The work was composed in 1745 to celebrate the victory of the French at the battle of Fontenoy during the War of the Austrian Succession. Saxe was in charge of the French forces, but both Louis XV and his son Dauphin Louis were also present. The libretto by Voltaire equates Louis XV with the Roman Emperor Trajan whose many victories allow him to enter The Temple of Glory. Voltaire suggests in his libretto that on entering the Temple Trajan and therefore Louis XV should change it into le temple du bonheur public (the temple of public happiness). That idea was met with the kings’s distain towards Voltaire. This partly led to the work’s revision the following year. While the revised edition has been recorded a few times, this is the premiere recording of the original version.

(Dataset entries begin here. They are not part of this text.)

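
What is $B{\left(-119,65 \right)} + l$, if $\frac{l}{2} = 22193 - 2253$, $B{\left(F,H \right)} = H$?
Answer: $39945$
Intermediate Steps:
$l = 39880$ ($l = 2 \left(22193 - 2253\right) = 2 \cdot 19940 = 39880$)
$B{\left(-119,65 \right)} + l = 65 + 39880 = 39945$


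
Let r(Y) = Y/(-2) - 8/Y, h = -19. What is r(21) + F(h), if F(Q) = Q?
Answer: -1255/42 ≈ -29.881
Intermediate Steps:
r(Y) = -8/Y - Y/2 (r(Y) = Y*(-½) - 8/Y = -Y/2 - 8/Y = -8/Y - Y/2)
r(21) + F(h) = (-8/21 - ½*21) - 19 = (-8*1/21 - 21/2) - 19 = (-8/21 - 21/2) - 19 = -457/42 - 19 = -1255/42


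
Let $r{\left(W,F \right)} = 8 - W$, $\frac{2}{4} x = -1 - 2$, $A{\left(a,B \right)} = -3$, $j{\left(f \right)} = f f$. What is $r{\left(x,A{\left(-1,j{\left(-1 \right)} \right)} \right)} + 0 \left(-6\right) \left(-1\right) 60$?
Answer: $14$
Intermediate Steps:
$j{\left(f \right)} = f^{2}$
$x = -6$ ($x = 2 \left(-1 - 2\right) = 2 \left(-3\right) = -6$)
$r{\left(x,A{\left(-1,j{\left(-1 \right)} \right)} \right)} + 0 \left(-6\right) \left(-1\right) 60 = \left(8 - -6\right) + 0 \left(-6\right) \left(-1\right) 60 = \left(8 + 6\right) + 0 \left(-1\right) 60 = 14 + 0 \cdot 60 = 14 + 0 = 14$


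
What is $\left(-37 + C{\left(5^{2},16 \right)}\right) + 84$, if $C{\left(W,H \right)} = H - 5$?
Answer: $58$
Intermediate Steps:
$C{\left(W,H \right)} = -5 + H$
$\left(-37 + C{\left(5^{2},16 \right)}\right) + 84 = \left(-37 + \left(-5 + 16\right)\right) + 84 = \left(-37 + 11\right) + 84 = -26 + 84 = 58$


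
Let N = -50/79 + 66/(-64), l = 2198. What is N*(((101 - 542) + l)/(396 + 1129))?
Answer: -7391699/3855200 ≈ -1.9173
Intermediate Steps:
N = -4207/2528 (N = -50*1/79 + 66*(-1/64) = -50/79 - 33/32 = -4207/2528 ≈ -1.6642)
N*(((101 - 542) + l)/(396 + 1129)) = -4207*((101 - 542) + 2198)/(2528*(396 + 1129)) = -4207*(-441 + 2198)/(2528*1525) = -7391699/(2528*1525) = -4207/2528*1757/1525 = -7391699/3855200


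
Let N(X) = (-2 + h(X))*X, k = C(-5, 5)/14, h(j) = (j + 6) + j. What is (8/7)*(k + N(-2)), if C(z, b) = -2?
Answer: -8/49 ≈ -0.16327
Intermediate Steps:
h(j) = 6 + 2*j (h(j) = (6 + j) + j = 6 + 2*j)
k = -⅐ (k = -2/14 = -2*1/14 = -⅐ ≈ -0.14286)
N(X) = X*(4 + 2*X) (N(X) = (-2 + (6 + 2*X))*X = (4 + 2*X)*X = X*(4 + 2*X))
(8/7)*(k + N(-2)) = (8/7)*(-⅐ + 2*(-2)*(2 - 2)) = (8*(⅐))*(-⅐ + 2*(-2)*0) = 8*(-⅐ + 0)/7 = (8/7)*(-⅐) = -8/49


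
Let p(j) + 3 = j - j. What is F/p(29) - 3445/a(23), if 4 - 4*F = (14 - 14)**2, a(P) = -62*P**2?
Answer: -22463/98394 ≈ -0.22830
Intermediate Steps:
p(j) = -3 (p(j) = -3 + (j - j) = -3 + 0 = -3)
F = 1 (F = 1 - (14 - 14)**2/4 = 1 - 1/4*0**2 = 1 - 1/4*0 = 1 + 0 = 1)
F/p(29) - 3445/a(23) = 1/(-3) - 3445/((-62*23**2)) = 1*(-1/3) - 3445/((-62*529)) = -1/3 - 3445/(-32798) = -1/3 - 3445*(-1/32798) = -1/3 + 3445/32798 = -22463/98394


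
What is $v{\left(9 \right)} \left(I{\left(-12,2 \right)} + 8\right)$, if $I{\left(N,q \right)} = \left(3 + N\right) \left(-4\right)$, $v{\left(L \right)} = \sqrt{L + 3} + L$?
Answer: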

Its manuscript is owned by the University of California at Berkeley, where this recording was made.
There is some fine singing here. Marc Labonnette and Philippe-Nicolas Martin have been well schooled in the art of the French baritone, whilst Artavazd Sargsyan has that nasal tenor sound typical of French singers in his portrayal of Bacchus in Act II. He is especially good in his aria Érigone, objet plein de charmes, where his vocal range gets quite high. However, it is the four female singers who shine in this production. Chantal Santon-Jeffery’s portrayal of Lydie in Act I and La Gloire in Act III is particularly fine. I also like Camille Ortiz, who like most of the singers appears in more than one guise. She is particularly good when she sings the role of Érigone opposite Artavazd Sargsyan’s Baccus. Their shared recitative is a highlight of Act II. The Philharmonia Baroque Chorale are in fine voice. The Philharmonia Baroque Orchestra are sparkling and add a lot to the production, especially in the dance numbers, all under Nicholas McGegan’s excellent direction.

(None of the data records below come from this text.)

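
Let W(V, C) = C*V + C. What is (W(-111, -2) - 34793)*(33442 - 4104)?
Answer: -1014302674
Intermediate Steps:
W(V, C) = C + C*V
(W(-111, -2) - 34793)*(33442 - 4104) = (-2*(1 - 111) - 34793)*(33442 - 4104) = (-2*(-110) - 34793)*29338 = (220 - 34793)*29338 = -34573*29338 = -1014302674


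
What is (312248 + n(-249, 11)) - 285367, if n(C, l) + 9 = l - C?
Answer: 27132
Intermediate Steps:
n(C, l) = -9 + l - C (n(C, l) = -9 + (l - C) = -9 + l - C)
(312248 + n(-249, 11)) - 285367 = (312248 + (-9 + 11 - 1*(-249))) - 285367 = (312248 + (-9 + 11 + 249)) - 285367 = (312248 + 251) - 285367 = 312499 - 285367 = 27132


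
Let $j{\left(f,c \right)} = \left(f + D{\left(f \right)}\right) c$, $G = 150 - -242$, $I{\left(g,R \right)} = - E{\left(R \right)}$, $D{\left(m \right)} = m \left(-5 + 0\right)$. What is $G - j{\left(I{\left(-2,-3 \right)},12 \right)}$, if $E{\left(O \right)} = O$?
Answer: $536$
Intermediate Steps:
$D{\left(m \right)} = - 5 m$ ($D{\left(m \right)} = m \left(-5\right) = - 5 m$)
$I{\left(g,R \right)} = - R$
$G = 392$ ($G = 150 + 242 = 392$)
$j{\left(f,c \right)} = - 4 c f$ ($j{\left(f,c \right)} = \left(f - 5 f\right) c = - 4 f c = - 4 c f$)
$G - j{\left(I{\left(-2,-3 \right)},12 \right)} = 392 - \left(-4\right) 12 \left(\left(-1\right) \left(-3\right)\right) = 392 - \left(-4\right) 12 \cdot 3 = 392 - -144 = 392 + 144 = 536$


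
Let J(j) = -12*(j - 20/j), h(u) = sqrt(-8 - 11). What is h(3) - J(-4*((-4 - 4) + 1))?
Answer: 2292/7 + I*sqrt(19) ≈ 327.43 + 4.3589*I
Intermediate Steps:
h(u) = I*sqrt(19) (h(u) = sqrt(-19) = I*sqrt(19))
J(j) = -12*j + 240/j
h(3) - J(-4*((-4 - 4) + 1)) = I*sqrt(19) - (-(-48)*((-4 - 4) + 1) + 240/((-4*((-4 - 4) + 1)))) = I*sqrt(19) - (-(-48)*(-8 + 1) + 240/((-4*(-8 + 1)))) = I*sqrt(19) - (-(-48)*(-7) + 240/((-4*(-7)))) = I*sqrt(19) - (-12*28 + 240/28) = I*sqrt(19) - (-336 + 240*(1/28)) = I*sqrt(19) - (-336 + 60/7) = I*sqrt(19) - 1*(-2292/7) = I*sqrt(19) + 2292/7 = 2292/7 + I*sqrt(19)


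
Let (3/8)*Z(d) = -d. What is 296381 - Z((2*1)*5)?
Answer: 889223/3 ≈ 2.9641e+5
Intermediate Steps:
Z(d) = -8*d/3 (Z(d) = 8*(-d)/3 = -8*d/3)
296381 - Z((2*1)*5) = 296381 - (-8)*(2*1)*5/3 = 296381 - (-8)*2*5/3 = 296381 - (-8)*10/3 = 296381 - 1*(-80/3) = 296381 + 80/3 = 889223/3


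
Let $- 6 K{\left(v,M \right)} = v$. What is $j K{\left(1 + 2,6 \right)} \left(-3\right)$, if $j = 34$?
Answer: $51$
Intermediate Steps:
$K{\left(v,M \right)} = - \frac{v}{6}$
$j K{\left(1 + 2,6 \right)} \left(-3\right) = 34 \left(- \frac{1 + 2}{6}\right) \left(-3\right) = 34 \left(\left(- \frac{1}{6}\right) 3\right) \left(-3\right) = 34 \left(- \frac{1}{2}\right) \left(-3\right) = \left(-17\right) \left(-3\right) = 51$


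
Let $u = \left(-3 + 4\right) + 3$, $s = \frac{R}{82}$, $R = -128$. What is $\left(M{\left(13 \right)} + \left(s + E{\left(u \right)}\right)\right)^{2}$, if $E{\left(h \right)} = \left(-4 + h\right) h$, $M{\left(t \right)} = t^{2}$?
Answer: $\frac{47128225}{1681} \approx 28036.0$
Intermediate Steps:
$s = - \frac{64}{41}$ ($s = - \frac{128}{82} = \left(-128\right) \frac{1}{82} = - \frac{64}{41} \approx -1.561$)
$u = 4$ ($u = 1 + 3 = 4$)
$E{\left(h \right)} = h \left(-4 + h\right)$
$\left(M{\left(13 \right)} + \left(s + E{\left(u \right)}\right)\right)^{2} = \left(13^{2} - \left(\frac{64}{41} - 4 \left(-4 + 4\right)\right)\right)^{2} = \left(169 + \left(- \frac{64}{41} + 4 \cdot 0\right)\right)^{2} = \left(169 + \left(- \frac{64}{41} + 0\right)\right)^{2} = \left(169 - \frac{64}{41}\right)^{2} = \left(\frac{6865}{41}\right)^{2} = \frac{47128225}{1681}$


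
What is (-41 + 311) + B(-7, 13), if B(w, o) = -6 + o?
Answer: 277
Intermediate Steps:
(-41 + 311) + B(-7, 13) = (-41 + 311) + (-6 + 13) = 270 + 7 = 277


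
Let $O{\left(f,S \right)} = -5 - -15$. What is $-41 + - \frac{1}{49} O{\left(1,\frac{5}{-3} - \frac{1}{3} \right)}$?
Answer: $- \frac{2019}{49} \approx -41.204$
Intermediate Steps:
$O{\left(f,S \right)} = 10$ ($O{\left(f,S \right)} = -5 + 15 = 10$)
$-41 + - \frac{1}{49} O{\left(1,\frac{5}{-3} - \frac{1}{3} \right)} = -41 + - \frac{1}{49} \cdot 10 = -41 + \left(-1\right) \frac{1}{49} \cdot 10 = -41 - \frac{10}{49} = - \frac{2019}{49}$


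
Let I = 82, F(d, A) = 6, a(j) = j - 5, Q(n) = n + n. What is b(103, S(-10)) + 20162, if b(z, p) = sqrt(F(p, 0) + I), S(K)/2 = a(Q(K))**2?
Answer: 20162 + 2*sqrt(22) ≈ 20171.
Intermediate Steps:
Q(n) = 2*n
a(j) = -5 + j
S(K) = 2*(-5 + 2*K)**2
b(z, p) = 2*sqrt(22) (b(z, p) = sqrt(6 + 82) = sqrt(88) = 2*sqrt(22))
b(103, S(-10)) + 20162 = 2*sqrt(22) + 20162 = 20162 + 2*sqrt(22)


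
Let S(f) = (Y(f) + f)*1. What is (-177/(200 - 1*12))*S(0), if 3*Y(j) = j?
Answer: 0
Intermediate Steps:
Y(j) = j/3
S(f) = 4*f/3 (S(f) = (f/3 + f)*1 = (4*f/3)*1 = 4*f/3)
(-177/(200 - 1*12))*S(0) = (-177/(200 - 1*12))*((4/3)*0) = -177/(200 - 12)*0 = -177/188*0 = 0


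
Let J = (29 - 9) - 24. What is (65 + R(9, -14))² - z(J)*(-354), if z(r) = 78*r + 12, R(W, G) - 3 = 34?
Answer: -95796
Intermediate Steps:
J = -4 (J = 20 - 24 = -4)
R(W, G) = 37 (R(W, G) = 3 + 34 = 37)
z(r) = 12 + 78*r
(65 + R(9, -14))² - z(J)*(-354) = (65 + 37)² - (12 + 78*(-4))*(-354) = 102² - (12 - 312)*(-354) = 10404 - (-300)*(-354) = 10404 - 1*106200 = 10404 - 106200 = -95796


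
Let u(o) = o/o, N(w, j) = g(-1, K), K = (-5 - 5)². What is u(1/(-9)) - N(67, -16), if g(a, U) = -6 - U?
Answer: 107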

This was a fully staged production with full cast, including dancers. The lavishly illustrated booklet shows many photographs of the performance. I imagine that I would have been more impressed if I were to review a DVD or Blu-ray. As it is, for me this is Rameau on an off day. This work lacks the grandeur and brilliance of Hippolyte et Aricie, Les Boréades or even Les Indes galantes, probably his best known opéra-ballet. It just makes me want to hear the revised edition again. I have not listened to it since I was able to play LPs.
If you are new to Rameau’s music, this is certainly not the best work to choose as an introduction. It is probably of interest to collectors. A word of warning: this is a very live recording. There are very few unwarranted stage noises, even from the dancers, but the audience are exuberant in their appreciation and applause.